Yesterday in the thunder storm soup that was New York, Andy Petitte outdueled Johan Santana in a game that wasn't really a duel. Pettite's 8 baserunners in six innings added up to 2 earned runs, while Santana's same numbers added up to three earned runs. Combine this with an absolutely boneheaded Jose Reyes baserunning mistake, and after a rain delay and effective Yankee relief work -- yes, that was Kyle Farnsworth with a 1-2-3 eighth inning -- and the Mets missed another chance to get to .500.

What I really wanted to address, though, was Santana. The loss dropped him to 7-7, and while the other numbers aren't really bad (3.01 ERA, 1.25 WHIP, 3.33 K/BB with 103 strikeouts in 113 innings), he's been the classic ace on a not quite .500 team -- good, but not good enough. The go-ahead run came after an intentional walk to Jorge Posada to face Robinson Cano, and despite the lefty-lefty matchup, Santana gave up the solid single to right.

Santana's had eight unearned runs this year, which is one of those small but telling points... that he hasn't really picked up the team when they've really needed him. His last start involved a grand slam given up to Felix Hernandez, all of which were unearned, but when you give up the big fly to the opposing pitching from the AL, I'm thinking that should count as an earned run. Heck, maybe as double earned runs.

The lack of production has, of course, been noted by Mets Fan in the time-honored tradition of booing the talented Hessian. No matter what the team or situation, the fact remains that if you pay for a star and he doesn't deliver, he'll be booed harder than any struggling farmhand. You'd have thought that this kind of thing would have gone out of style by now, seeing how as baseball has been treating the MLB+ teams to this kind of behavior for decades, but nope...

There is also this: Santana was as close to a lead-pipe cinch to dominate this year. He was moving to the weaker league, a better pitcher's park, presumably more run support from the Mets than the Twins, and got to pitch to pitchers, rather than designated hitters. He went for an unholy amount of money in my auction league, and had to be no worse than a top 3 pick among SPs in any league. (This is also why, in general, you're crazy to pay too much for pitching in a fantasy league.)

So when he ranks 17th among SPs in the Yahoo game (not a perfect ranking, but so be it), that really doesn't cut it... especially for a team that's been .500 for a really long time, with really overinflated expectations.

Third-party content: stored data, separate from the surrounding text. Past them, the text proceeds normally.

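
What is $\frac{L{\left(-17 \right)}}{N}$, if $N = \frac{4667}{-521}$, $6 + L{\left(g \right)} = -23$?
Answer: $\frac{15109}{4667} \approx 3.2374$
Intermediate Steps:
$L{\left(g \right)} = -29$ ($L{\left(g \right)} = -6 - 23 = -29$)
$N = - \frac{4667}{521}$ ($N = 4667 \left(- \frac{1}{521}\right) = - \frac{4667}{521} \approx -8.9578$)
$\frac{L{\left(-17 \right)}}{N} = - \frac{29}{- \frac{4667}{521}} = \left(-29\right) \left(- \frac{521}{4667}\right) = \frac{15109}{4667}$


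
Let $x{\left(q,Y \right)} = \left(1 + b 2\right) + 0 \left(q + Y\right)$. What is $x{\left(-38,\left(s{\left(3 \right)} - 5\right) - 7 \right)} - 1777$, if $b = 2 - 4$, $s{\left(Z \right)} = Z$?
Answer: $-1780$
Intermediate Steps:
$b = -2$
$x{\left(q,Y \right)} = -3$ ($x{\left(q,Y \right)} = \left(1 - 4\right) + 0 \left(q + Y\right) = \left(1 - 4\right) + 0 \left(Y + q\right) = -3 + 0 = -3$)
$x{\left(-38,\left(s{\left(3 \right)} - 5\right) - 7 \right)} - 1777 = -3 - 1777 = -1780$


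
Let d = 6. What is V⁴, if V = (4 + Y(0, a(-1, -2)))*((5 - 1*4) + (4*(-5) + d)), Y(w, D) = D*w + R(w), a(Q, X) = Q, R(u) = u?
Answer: 7311616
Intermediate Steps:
Y(w, D) = w + D*w (Y(w, D) = D*w + w = w + D*w)
V = -52 (V = (4 + 0*(1 - 1))*((5 - 1*4) + (4*(-5) + 6)) = (4 + 0*0)*((5 - 4) + (-20 + 6)) = (4 + 0)*(1 - 14) = 4*(-13) = -52)
V⁴ = (-52)⁴ = 7311616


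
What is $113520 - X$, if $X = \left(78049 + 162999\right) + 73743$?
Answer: $-201271$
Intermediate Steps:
$X = 314791$ ($X = 241048 + 73743 = 314791$)
$113520 - X = 113520 - 314791 = -201271$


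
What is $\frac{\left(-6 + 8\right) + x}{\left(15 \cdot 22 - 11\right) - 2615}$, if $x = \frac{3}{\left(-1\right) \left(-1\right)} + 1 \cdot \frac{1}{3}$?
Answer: $- \frac{2}{861} \approx -0.0023229$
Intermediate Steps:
$x = \frac{10}{3}$ ($x = \frac{3}{1} + 1 \cdot \frac{1}{3} = 3 \cdot 1 + \frac{1}{3} = 3 + \frac{1}{3} = \frac{10}{3} \approx 3.3333$)
$\frac{\left(-6 + 8\right) + x}{\left(15 \cdot 22 - 11\right) - 2615} = \frac{\left(-6 + 8\right) + \frac{10}{3}}{\left(15 \cdot 22 - 11\right) - 2615} = \frac{2 + \frac{10}{3}}{\left(330 - 11\right) - 2615} = \frac{16}{3 \left(319 - 2615\right)} = \frac{16}{3 \left(-2296\right)} = \frac{16}{3} \left(- \frac{1}{2296}\right) = - \frac{2}{861}$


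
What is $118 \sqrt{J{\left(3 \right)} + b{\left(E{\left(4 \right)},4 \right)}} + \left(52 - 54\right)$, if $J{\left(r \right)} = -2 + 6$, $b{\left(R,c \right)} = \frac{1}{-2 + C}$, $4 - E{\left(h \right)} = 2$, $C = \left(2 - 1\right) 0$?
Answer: $-2 + 59 \sqrt{14} \approx 218.76$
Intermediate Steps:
$C = 0$ ($C = 1 \cdot 0 = 0$)
$E{\left(h \right)} = 2$ ($E{\left(h \right)} = 4 - 2 = 2$)
$b{\left(R,c \right)} = - \frac{1}{2}$ ($b{\left(R,c \right)} = \frac{1}{-2 + 0} = \frac{1}{-2} = - \frac{1}{2}$)
$J{\left(r \right)} = 4$
$118 \sqrt{J{\left(3 \right)} + b{\left(E{\left(4 \right)},4 \right)}} + \left(52 - 54\right) = 118 \sqrt{4 - \frac{1}{2}} + \left(52 - 54\right) = 118 \sqrt{\frac{7}{2}} + \left(52 - 54\right) = 118 \frac{\sqrt{14}}{2} - 2 = 59 \sqrt{14} - 2 = -2 + 59 \sqrt{14}$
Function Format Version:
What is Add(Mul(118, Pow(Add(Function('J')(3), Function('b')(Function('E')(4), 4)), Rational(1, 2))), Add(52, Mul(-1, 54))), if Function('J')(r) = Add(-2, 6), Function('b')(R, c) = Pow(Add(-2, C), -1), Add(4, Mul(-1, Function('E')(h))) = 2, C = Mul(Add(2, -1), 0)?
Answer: Add(-2, Mul(59, Pow(14, Rational(1, 2)))) ≈ 218.76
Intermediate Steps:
C = 0 (C = Mul(1, 0) = 0)
Function('E')(h) = 2 (Function('E')(h) = Add(4, Mul(-1, 2)) = Add(4, -2) = 2)
Function('b')(R, c) = Rational(-1, 2) (Function('b')(R, c) = Pow(Add(-2, 0), -1) = Pow(-2, -1) = Rational(-1, 2))
Function('J')(r) = 4
Add(Mul(118, Pow(Add(Function('J')(3), Function('b')(Function('E')(4), 4)), Rational(1, 2))), Add(52, Mul(-1, 54))) = Add(Mul(118, Pow(Add(4, Rational(-1, 2)), Rational(1, 2))), Add(52, Mul(-1, 54))) = Add(Mul(118, Pow(Rational(7, 2), Rational(1, 2))), Add(52, -54)) = Add(Mul(118, Mul(Rational(1, 2), Pow(14, Rational(1, 2)))), -2) = Add(Mul(59, Pow(14, Rational(1, 2))), -2) = Add(-2, Mul(59, Pow(14, Rational(1, 2))))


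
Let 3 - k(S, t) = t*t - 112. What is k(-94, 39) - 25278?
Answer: -26684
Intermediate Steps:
k(S, t) = 115 - t² (k(S, t) = 3 - (t*t - 112) = 3 - (t² - 112) = 3 - (-112 + t²) = 3 + (112 - t²) = 115 - t²)
k(-94, 39) - 25278 = (115 - 1*39²) - 25278 = (115 - 1*1521) - 25278 = (115 - 1521) - 25278 = -1406 - 25278 = -26684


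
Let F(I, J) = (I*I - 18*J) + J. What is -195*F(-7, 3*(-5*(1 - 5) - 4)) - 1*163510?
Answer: -13945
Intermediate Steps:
F(I, J) = I² - 17*J (F(I, J) = (I² - 18*J) + J = I² - 17*J)
-195*F(-7, 3*(-5*(1 - 5) - 4)) - 1*163510 = -195*((-7)² - 51*(-5*(1 - 5) - 4)) - 1*163510 = -195*(49 - 51*(-5*(-4) - 4)) - 163510 = -195*(49 - 51*(20 - 4)) - 163510 = -195*(49 - 51*16) - 163510 = -195*(49 - 17*48) - 163510 = -195*(49 - 816) - 163510 = -195*(-767) - 163510 = 149565 - 163510 = -13945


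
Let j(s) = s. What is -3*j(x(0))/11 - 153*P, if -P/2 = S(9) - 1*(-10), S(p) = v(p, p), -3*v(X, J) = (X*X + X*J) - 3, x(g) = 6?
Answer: -144756/11 ≈ -13160.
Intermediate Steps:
v(X, J) = 1 - X**2/3 - J*X/3 (v(X, J) = -((X*X + X*J) - 3)/3 = -((X**2 + J*X) - 3)/3 = -(-3 + X**2 + J*X)/3 = 1 - X**2/3 - J*X/3)
S(p) = 1 - 2*p**2/3 (S(p) = 1 - p**2/3 - p*p/3 = 1 - p**2/3 - p**2/3 = 1 - 2*p**2/3)
P = 86 (P = -2*((1 - 2/3*9**2) - 1*(-10)) = -2*((1 - 2/3*81) + 10) = -2*((1 - 54) + 10) = -2*(-53 + 10) = -2*(-43) = 86)
-3*j(x(0))/11 - 153*P = -18/11 - 153*86 = -18/11 - 13158 = -144756/11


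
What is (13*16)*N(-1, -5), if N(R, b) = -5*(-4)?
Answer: 4160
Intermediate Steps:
N(R, b) = 20
(13*16)*N(-1, -5) = (13*16)*20 = 208*20 = 4160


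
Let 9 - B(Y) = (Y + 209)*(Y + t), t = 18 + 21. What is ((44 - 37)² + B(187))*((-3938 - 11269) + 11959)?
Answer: 290494624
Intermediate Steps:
t = 39
B(Y) = 9 - (39 + Y)*(209 + Y) (B(Y) = 9 - (Y + 209)*(Y + 39) = 9 - (209 + Y)*(39 + Y) = 9 - (39 + Y)*(209 + Y))
((44 - 37)² + B(187))*((-3938 - 11269) + 11959) = ((44 - 37)² + (-8142 - 1*187² - 248*187))*((-3938 - 11269) + 11959) = (7² + (-8142 - 1*34969 - 46376))*(-15207 + 11959) = (49 + (-8142 - 34969 - 46376))*(-3248) = (49 - 89487)*(-3248) = -89438*(-3248) = 290494624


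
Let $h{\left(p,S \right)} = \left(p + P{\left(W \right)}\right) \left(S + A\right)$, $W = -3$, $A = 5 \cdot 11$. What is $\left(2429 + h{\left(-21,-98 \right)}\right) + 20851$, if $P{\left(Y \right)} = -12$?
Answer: $24699$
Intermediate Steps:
$A = 55$
$h{\left(p,S \right)} = \left(-12 + p\right) \left(55 + S\right)$ ($h{\left(p,S \right)} = \left(p - 12\right) \left(S + 55\right) = \left(-12 + p\right) \left(55 + S\right)$)
$\left(2429 + h{\left(-21,-98 \right)}\right) + 20851 = \left(2429 - -1419\right) + 20851 = \left(2429 + \left(-660 + 1176 - 1155 + 2058\right)\right) + 20851 = \left(2429 + 1419\right) + 20851 = 3848 + 20851 = 24699$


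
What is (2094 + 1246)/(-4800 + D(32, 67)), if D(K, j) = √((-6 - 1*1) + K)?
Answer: -668/959 ≈ -0.69656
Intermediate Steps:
D(K, j) = √(-7 + K) (D(K, j) = √((-6 - 1) + K) = √(-7 + K))
(2094 + 1246)/(-4800 + D(32, 67)) = (2094 + 1246)/(-4800 + √(-7 + 32)) = 3340/(-4800 + √25) = 3340/(-4800 + 5) = 3340/(-4795) = 3340*(-1/4795) = -668/959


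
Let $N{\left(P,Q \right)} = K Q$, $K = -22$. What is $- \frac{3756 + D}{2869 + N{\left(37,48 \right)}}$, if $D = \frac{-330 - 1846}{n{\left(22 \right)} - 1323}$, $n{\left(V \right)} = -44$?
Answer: $- \frac{733804}{354053} \approx -2.0726$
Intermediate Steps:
$N{\left(P,Q \right)} = - 22 Q$
$D = \frac{2176}{1367}$ ($D = \frac{-330 - 1846}{-44 - 1323} = - \frac{2176}{-1367} = \left(-2176\right) \left(- \frac{1}{1367}\right) = \frac{2176}{1367} \approx 1.5918$)
$- \frac{3756 + D}{2869 + N{\left(37,48 \right)}} = - \frac{3756 + \frac{2176}{1367}}{2869 - 1056} = - \frac{5136628}{1367 \left(2869 - 1056\right)} = - \frac{5136628}{1367 \cdot 1813} = \left(-1\right) \frac{733804}{354053} = - \frac{733804}{354053}$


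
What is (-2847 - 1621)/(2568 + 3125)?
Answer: -4468/5693 ≈ -0.78482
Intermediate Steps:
(-2847 - 1621)/(2568 + 3125) = -4468/5693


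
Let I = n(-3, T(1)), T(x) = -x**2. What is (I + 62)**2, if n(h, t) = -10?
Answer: 2704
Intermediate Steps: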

Johan has been a second half monster for a long time now. The Mets are just four games out of the NL East, thanks to the recent stumbles of the Phillies. No team in the NL looks extraordinarily dominant, with the possible exception of the Cubs. If you're playing in a fantasy league with a guy who's failing with Santana on the roster, I can think of no better second half target.

But there he is, just another guy, rather than the best pitcher on one of the best teams. Maybe he's just not that special after all.